In a May 5, 2016 e-mailSarah Farhadian, Wasserman Schultz’s Legislative Counsel who works in the Congresswoman’s Washington, D.C. Congressional office — just a few blocks away from the DNC — also had an e-mail exchange with the DNC staffer who advised Engage Cuba before his stint at the DNC. Using her non-government e-mail account, the DNC staffer and Farhadian were looking to facilitate a meeting with Engage Cuba officials to discuss U.S.-Cuba policy.

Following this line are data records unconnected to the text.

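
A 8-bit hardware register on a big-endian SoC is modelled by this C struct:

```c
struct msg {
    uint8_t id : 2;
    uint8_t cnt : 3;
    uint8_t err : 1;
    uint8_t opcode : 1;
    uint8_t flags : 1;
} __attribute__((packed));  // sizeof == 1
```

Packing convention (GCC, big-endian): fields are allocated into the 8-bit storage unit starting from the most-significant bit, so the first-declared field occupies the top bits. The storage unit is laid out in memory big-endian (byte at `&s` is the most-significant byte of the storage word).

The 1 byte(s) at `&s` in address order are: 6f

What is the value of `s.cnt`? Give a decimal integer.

[0]=0x6f (big-endian) → word 0x6f
id:2 @ bit 6 → (0x6f>>6)&0x3 = 0x1
cnt:3 @ bit 3 → (0x6f>>3)&0x7 = 0x5  ←
err:1 @ bit 2 → (0x6f>>2)&0x1 = 0x1
opcode:1 @ bit 1 → (0x6f>>1)&0x1 = 0x1
flags:1 @ bit 0 → (0x6f>>0)&0x1 = 0x1

5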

So Congresswoman Wasserman Schultz votes in Congress against the President on Cuba policy — an easy vote for her to make because of her Florida connections to Cuban Americans — but behind the scenes at the DNC is she working to undermine it? What did she know about this DNC staffer? Was the DNC being used as a political base of operations by proponents of engagement with Communist Cuba? Was she pretending to be tough on Cuba in Congress just to secure political intelligence from hardliners?

There are a few more e-mail on Cuba matters in the WikiLeaks database. I expect the media and advocacy groups will review them in the days and weeks ahead. With this new information surfacing, proponents of a tougher policy against Cuba will need to be more judicious working with politicians who say one thing in public, but then appear to do the complete opposite when no one is looking.